Despite its bucolic surroundings, the State College area is not exempt from unhealthy levels of air pollution, according to a new report by statewide environmental watchdog PennEnvironment Research and Policy Center.
In 2016, the region experienced 76 days, or about 21 percent of the year, with smog or particulate matter above the levels that the Environmental Protection Agency has determined little or no risk. That number put State College in the middle of the pack for Pennsylvania.
"As we stand here on this beautiful day, it’s really easy to think that the open spaces and rural nature of central Pennsylvania protects us from the air pollution that we associate with cities like Philadelphia and Pittsburgh," said Stephanie Wein, water and conservation advocate for PennEnvironment.
Wein was joined Thursday in Tudek Park by local government officials to discuss the regional findings in "Trouble in the Air," a report that used EPA data to measure air pollution in Pennsylvania and across the country.
The report calls on the federal government to strengthen clean car standards as well as the Clean Air Act, to allow states to adopt stronger vehicle emission standards and for additional policies to reduce pollution, including an increase in wind and solar power. That comes at a time when the EPA has taken major steps to roll back existing clean car standards and plans to review federal ozone standard.
Wein said the organization was surprised, and troubled, to find State College above 75 bad air days.
"When I come here I feel like I’m breathing really clean air," she said.
Wein said that agricultural processes can play some role in the region's air pollution, but that it is largely due to vehicle emissions, particularly as the area grows and sees more cars and trucks on local roads.
Smog and particulate pollution cause respiratory and cardiovascular health effects and can increase the risk for dementia, among other potential harm.
Peter Buckland, chair of the Ferguson Township Board of Supervisors, said pollution impacts not only vulnerable populations of the very young, elderly and sick, but also healthy individuals. He said studies show very active people increase risk of respiratory problems from the sheer volume of polluted air they inhale when exercising outdoors.
"PennEnvironment’s report shows our elected officials and industry are failing to live up to the trust that the people have put in them.
Buckland noted that Ferguson Township and State College have been progressive in adopting environmental measures in recent years, both being the only communities to pass an environmental bill of rights by referendum. Ferguson Township also adopted a resolution to draw down its carbon emissions to zero, signed onto the national campaign committing to the 2015 Paris climate agreement goals, and created a climate action committee that's also working with the Centre Region Planning Agency.
State College Mayor Don Hahn said he is proud to be mayor of a borough that adopted an environmental bill of rights, that has been on path for reducing carbon emissions for more than a decade and has pioneered other environmental measures.
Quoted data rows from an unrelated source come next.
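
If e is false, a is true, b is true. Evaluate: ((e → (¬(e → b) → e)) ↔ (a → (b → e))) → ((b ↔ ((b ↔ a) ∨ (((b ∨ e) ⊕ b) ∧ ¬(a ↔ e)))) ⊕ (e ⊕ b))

T

Substituting e=F, a=T, b=T:
e → b = F → T = T
¬(e → b) = ¬T = F
¬(e → b) → e = F → F = T
e → (¬(e → b) → e) = F → T = T
b → e = T → F = F
a → (b → e) = T → F = F
(e → (¬(e → b) → e)) ↔ (a → (b → e)) = T ↔ F = F
b ↔ a = T ↔ T = T
b ∨ e = T ∨ F = T
(b ∨ e) ⊕ b = T ⊕ T = F
a ↔ e = T ↔ F = F
¬(a ↔ e) = ¬F = T
((b ∨ e) ⊕ b) ∧ ¬(a ↔ e) = F ∧ T = F
(b ↔ a) ∨ (((b ∨ e) ⊕ b) ∧ ¬(a ↔ e)) = T ∨ F = T
b ↔ ((b ↔ a) ∨ (((b ∨ e) ⊕ b) ∧ ¬(a ↔ e))) = T ↔ T = T
e ⊕ b = F ⊕ T = T
(b ↔ ((b ↔ a) ∨ (((b ∨ e) ⊕ b) ∧ ¬(a ↔ e)))) ⊕ (e ⊕ b) = T ⊕ T = F
((e → (¬(e → b) → e)) ↔ (a → (b → e))) → ((b ↔ ((b ↔ a) ∨ (((b ∨ e) ⊕ b) ∧ ¬(a ↔ e)))) ⊕ (e ⊕ b)) = F → F = T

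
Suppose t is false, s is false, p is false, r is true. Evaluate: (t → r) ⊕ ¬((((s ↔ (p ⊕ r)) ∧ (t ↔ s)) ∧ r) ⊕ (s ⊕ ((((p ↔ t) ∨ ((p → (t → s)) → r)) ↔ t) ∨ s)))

F

t → r = F → T = T
p ⊕ r = F ⊕ T = T
s ↔ (p ⊕ r) = F ↔ T = F
t ↔ s = F ↔ F = T
(s ↔ (p ⊕ r)) ∧ (t ↔ s) = F ∧ T = F
((s ↔ (p ⊕ r)) ∧ (t ↔ s)) ∧ r = F ∧ T = F
p ↔ t = F ↔ F = T
t → s = F → F = T
p → (t → s) = F → T = T
(p → (t → s)) → r = T → T = T
(p ↔ t) ∨ ((p → (t → s)) → r) = T ∨ T = T
((p ↔ t) ∨ ((p → (t → s)) → r)) ↔ t = T ↔ F = F
(((p ↔ t) ∨ ((p → (t → s)) → r)) ↔ t) ∨ s = F ∨ F = F
s ⊕ ((((p ↔ t) ∨ ((p → (t → s)) → r)) ↔ t) ∨ s) = F ⊕ F = F
(((s ↔ (p ⊕ r)) ∧ (t ↔ s)) ∧ r) ⊕ (s ⊕ ((((p ↔ t) ∨ ((p → (t → s)) → r)) ↔ t) ∨ s)) = F ⊕ F = F
¬((((s ↔ (p ⊕ r)) ∧ (t ↔ s)) ∧ r) ⊕ (s ⊕ ((((p ↔ t) ∨ ((p → (t → s)) → r)) ↔ t) ∨ s))) = ¬F = T
(t → r) ⊕ ¬((((s ↔ (p ⊕ r)) ∧ (t ↔ s)) ∧ r) ⊕ (s ⊕ ((((p ↔ t) ∨ ((p → (t → s)) → r)) ↔ t) ∨ s))) = T ⊕ T = F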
But, he said, it's clear more large-scale change is needed.
"We can no longer afford to think globally and act locally," Hahn said. "At this point we need to act globally and nationally and we need to insist our state and federal representatives do the same."
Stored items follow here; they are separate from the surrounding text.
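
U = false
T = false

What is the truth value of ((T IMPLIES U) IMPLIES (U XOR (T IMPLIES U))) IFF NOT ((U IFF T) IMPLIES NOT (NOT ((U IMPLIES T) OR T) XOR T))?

false

T IMPLIES U = false IMPLIES false = true
T IMPLIES U = false IMPLIES false = true
U XOR (T IMPLIES U) = false XOR true = true
(T IMPLIES U) IMPLIES (U XOR (T IMPLIES U)) = true IMPLIES true = true
U IFF T = false IFF false = true
U IMPLIES T = false IMPLIES false = true
(U IMPLIES T) OR T = true OR false = true
NOT ((U IMPLIES T) OR T) = NOT true = false
NOT ((U IMPLIES T) OR T) XOR T = false XOR false = false
NOT (NOT ((U IMPLIES T) OR T) XOR T) = NOT false = true
(U IFF T) IMPLIES NOT (NOT ((U IMPLIES T) OR T) XOR T) = true IMPLIES true = true
NOT ((U IFF T) IMPLIES NOT (NOT ((U IMPLIES T) OR T) XOR T)) = NOT true = false
((T IMPLIES U) IMPLIES (U XOR (T IMPLIES U))) IFF NOT ((U IFF T) IMPLIES NOT (NOT ((U IMPLIES T) OR T) XOR T)) = true IFF false = false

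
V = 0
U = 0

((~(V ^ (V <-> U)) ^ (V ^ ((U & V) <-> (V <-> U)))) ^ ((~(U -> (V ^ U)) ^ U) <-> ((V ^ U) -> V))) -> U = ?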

Wein added that it's good for individuals to take personal measures, but that much more is needed.
"It is great to start at home, and people can always do things to make their lives more efficient, but ultimately no individual consumer is going to save our air and protect our health," she said. "It’s systemic change. Folks at home, after they switch out to a more efficient light bulb, the thing they need to do is call their members of Congress, to call on Sens. Casey and Sen. Toomey, to call on the Trump administration and to call on our state representatives to step up where the federal government has been reluctant to."
State Rep. Scott Conklin said health and the environment are far-ranging issues that should transcend politics
"When you look at health it’s not a political issue and it shouldn’t be a donor-driven issue. It’s an issue that affects every generation," he said. "The future for our children, for our jobs and for our environment isn’t about standing here and saying something ‘s wrong, but about using the science we have before us and saying we can do what’s right and we have to do what’s right."
Both Buckland and Hahn also said clean energy is good for job creation, with Buckland more people now work in clean energy than fossil fuel jobs.
"America needs to realize that clean energy and energy-efficient technology are important. They’re job creators," Hahn said. "All the major economies realize the importance of it and it’s important for America to get on board to exercise some economic leadership in this matter rather than trying to deny the importance of all this."
Nearby areas in west-central Pennsylvania fared worse than State College in the report. Altoona had 81 bad air days and Johnstown had 102 .
Lancaster and Lebanon had the most bad air days, with 179 and 177, respectively. Though they both had more than 100, the state's two largest cities, Philadelphia (111) and Pittsburgh (121), weren't even in the top five for most bad air days.
Wein said that higher temperatures drive up smog levels, and that if heat waves persist as a result of climate change, the situation will only get worse.
"If we want to make dirty air days a thing of the past we need to strengthen air quality protections and reduce global warming emissions," she said. "Burning fossil fuels… creates the smog and particulate pollution that puts us at risk."